PART 56—INSTITUTIONAL REVIEW BOARDS Back to Top

end regulatory text

5. The authority citation for 21 CFR part 56 is revised to read as follows:

Authority: Back to Top

21 U.S.C. 321, 343, 346, 346a, 348, 350a, 350b, 351, 352, 353, 355, 360, 360c-360f, 360h-360j, 371, 379e, 381; 42 U.S.C. 216, 241, 262, 263b-263n.

§ 56.101 [Amended]

6. Amend § 56.101 Scope in the first sentence of paragraph (a) by adding after the word “including” the phrase “foods, including dietary supplements, that bear a nutrient content claim or a health claim, infant formulas,”.

7. Amend § 56.102 by adding paragraphs (b)(21), (b)(22), and (b)(23) to read as follows:

§ 56.102 Definitions.

* * * * *

(b) * * *

(21) Data and information about a clinical study of an infant formula when submitted as part of an infant formula notification under section 412(c) of the Federal Food, Drug, and Cosmetic Act.

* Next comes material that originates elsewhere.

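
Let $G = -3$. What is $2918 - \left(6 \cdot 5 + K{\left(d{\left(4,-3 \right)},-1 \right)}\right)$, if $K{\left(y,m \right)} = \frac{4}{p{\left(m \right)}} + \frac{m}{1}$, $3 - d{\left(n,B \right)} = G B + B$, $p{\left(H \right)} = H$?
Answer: $2893$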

(22) Data and information submitted in a petition for a nutrient content claim, described in § 101.69 of this chapter, and for a health claim, described in § 101.70 of this chapter.

(23) Data and information from investigations involving children submitted in a new dietary ingredient notification, described in § 190.6 of this chapter.

8. Amend § 56.109 by adding paragraph (h) to read as follows:

§ 56.109 IRB review of research.

* * * * *

(h) When some or all of the subjects in a study are children, an IRB must determine that the research study is in compliance with part 50, subpart D of this chapter, at the time of its initial review of the research. When some or all of the subjects in a study that is ongoing onApril 30, 2001 are children, an IRB must conduct a review of the research to determine compliance with part 50, subpart D of this chapter, either at the time of continuing review or, at the discretion of the IRB, at an earlier date.

9. Amend § 56.111 by adding paragraph (c) to read as follows:

§ 56.111 Criteria for IRB approval of research.

* * * * *

(c) In order to approve research in which some or all of the subjects are children, an IRB must determine that all research is in compliance with part 50, subpart D of this chapter.

Dated: February 28, 2001.

Ann M. Witt,

Acting Associate Commissioner for Policy.

[FR Doc. 01-10008 Filed 4-18-01; 4:24 pm]

BILLING CODE 4160-01-F

Footnotes Back to Top

1. At the time, HHS was named the Department of Health, Education, and Welfare. To avoid confusion, this document uses only the Department’s current name, HHS.